Ph.D. Columbia University
MA University of London (School Affiliations: School of Oriental and African Studies; London School of Economics)
Arafaat's first Book is entitled Militant Publics in India: Physical Culture and Violence in the Making of a Modern Polity (also increasingly being referred to as MPI). It has been published by Palgrave in 2011. Here's the dust-jacket description:
This creative study explores how Mohandas Gandhi's celebrated concept of satyagraha (non-violence) was eclipsed by the xenophobic Hindu nationalist movement that has organized ferocious episodes of ethnic cleansing against minority communities in contemporary India. By means of a close reading of Gandhi's writing on popular mobilization and resistance, and a detailed historical investigation of hitherto understudied episodes of satyagraha that took place in the first half of the twentieth century, Valiani illuminates debates on politics in South Asian history, anthropology, and sociology. Among other insights, this inquiry underscores the continuities and discontinuities between physical culture and various contending modes of popular political protest and activism in Gandhi's satyagraha movement and the militant Hindu nationalist movement in the western Indian state of Gujarat in the colonial and postcolonial periods. Interpreting his own direct observation of Hindu nationalist pogroms in contemporary Gujarat, in addition to testimonies and ethnographic observations of the inner workings of the movement that were revealed to the author when he was a "trainee" within it, this brilliant account offers readers a rare insider perspective on the social and religious world that historically and culturally produces militants. (click on www.militantpublics.com to read more).

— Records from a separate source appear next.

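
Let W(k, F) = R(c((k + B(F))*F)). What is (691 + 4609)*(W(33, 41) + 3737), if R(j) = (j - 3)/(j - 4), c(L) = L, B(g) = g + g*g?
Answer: 1425450046700/71951 ≈ 1.9811e+7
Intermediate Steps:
B(g) = g + g²
R(j) = (-3 + j)/(-4 + j)
W(k, F) = (-3 + F*(k + F*(1 + F)))/(-4 + F*(k + F*(1 + F))) (W(k, F) = (-3 + (k + F*(1 + F))*F)/(-4 + (k + F*(1 + F))*F) = (-3 + F*(k + F*(1 + F)))/(-4 + F*(k + F*(1 + F))))
(691 + 4609)*(W(33, 41) + 3737) = (691 + 4609)*((-3 + 41*(33 + 41*(1 + 41)))/(-4 + 41*(33 + 41*(1 + 41))) + 3737) = 5300*((-3 + 41*(33 + 41*42))/(-4 + 41*(33 + 41*42)) + 3737) = 5300*((-3 + 41*(33 + 1722))/(-4 + 41*(33 + 1722)) + 3737) = 5300*((-3 + 41*1755)/(-4 + 41*1755) + 3737) = 5300*((-3 + 71955)/(-4 + 71955) + 3737) = 5300*(71952/71951 + 3737) = 5300*(268952839/71951) = 1425450046700/71951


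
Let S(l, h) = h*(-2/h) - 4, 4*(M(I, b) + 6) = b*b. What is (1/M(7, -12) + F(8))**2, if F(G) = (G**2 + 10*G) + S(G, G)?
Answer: 17147881/900 ≈ 19053.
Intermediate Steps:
M(I, b) = -6 + b**2/4 (M(I, b) = -6 + (b*b)/4 = -6 + b**2/4)
S(l, h) = -6 (S(l, h) = -2 - 4 = -6)
F(G) = -6 + G**2 + 10*G (F(G) = (G**2 + 10*G) - 6 = -6 + G**2 + 10*G)
(1/M(7, -12) + F(8))**2 = (1/(-6 + (1/4)*(-12)**2) + (-6 + 8**2 + 10*8))**2 = (1/(-6 + (1/4)*144) + (-6 + 64 + 80))**2 = (1/(-6 + 36) + 138)**2 = (1/30 + 138)**2 = (4141/30)**2 = 17147881/900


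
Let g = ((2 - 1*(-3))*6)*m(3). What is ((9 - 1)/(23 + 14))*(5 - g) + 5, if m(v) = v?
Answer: -495/37 ≈ -13.378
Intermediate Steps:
g = 90 (g = ((2 - 1*(-3))*6)*3 = ((2 + 3)*6)*3 = (5*6)*3 = 30*3 = 90)
((9 - 1)/(23 + 14))*(5 - g) + 5 = ((9 - 1)/(23 + 14))*(5 - 1*90) + 5 = (8/37)*(5 - 90) + 5 = (8*(1/37))*(-85) + 5 = (8/37)*(-85) + 5 = -680/37 + 5 = -495/37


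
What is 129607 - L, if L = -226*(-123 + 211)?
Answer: 149495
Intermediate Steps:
L = -19888 (L = -226*88 = -19888)
129607 - L = 129607 - 1*(-19888) = 129607 + 19888 = 149495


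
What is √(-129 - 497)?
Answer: I*√626 ≈ 25.02*I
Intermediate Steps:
√(-129 - 497) = √(-626) = I*√626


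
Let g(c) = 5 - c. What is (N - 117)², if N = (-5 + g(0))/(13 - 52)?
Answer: 13689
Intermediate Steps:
N = 0 (N = (-5 + (5 - 1*0))/(13 - 52) = (-5 + (5 + 0))/(-39) = (-5 + 5)*(-1/39) = 0*(-1/39) = 0)
(N - 117)² = (0 - 117)² = (-117)² = 13689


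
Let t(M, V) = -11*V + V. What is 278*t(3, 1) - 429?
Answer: -3209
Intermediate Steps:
t(M, V) = -10*V
278*t(3, 1) - 429 = 278*(-10*1) - 429 = 278*(-10) - 429 = -2780 - 429 = -3209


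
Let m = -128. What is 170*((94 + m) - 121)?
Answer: -26350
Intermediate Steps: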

My second book project is a comparative history of urban infrastructure development and its relationship to commerce and consumption in colonial and postcolonial India and Pakistan (1950-1980). I investigate the effects of urban planning initiatives that created contained spaces of commerce in an effort to augment merchant trade and consumption in the 1950 to 1980 period. Studying these spatial-economic shifts illuminates discussions about urban life in South Asia and the role of consumption and commerce within cities of the region and more broadly.
Before taking up his appointment in the Department of History at the University of Oregon, Arafaat Valiani was Assistant Professor at Williams College, and he was a Kluge Fellow at the Kluge Center in the Library of Congress. He earned his doctoral degree from Columbia University. He also earned a Masters degree from the the School of Oriental and African Studies and the London School of Economics.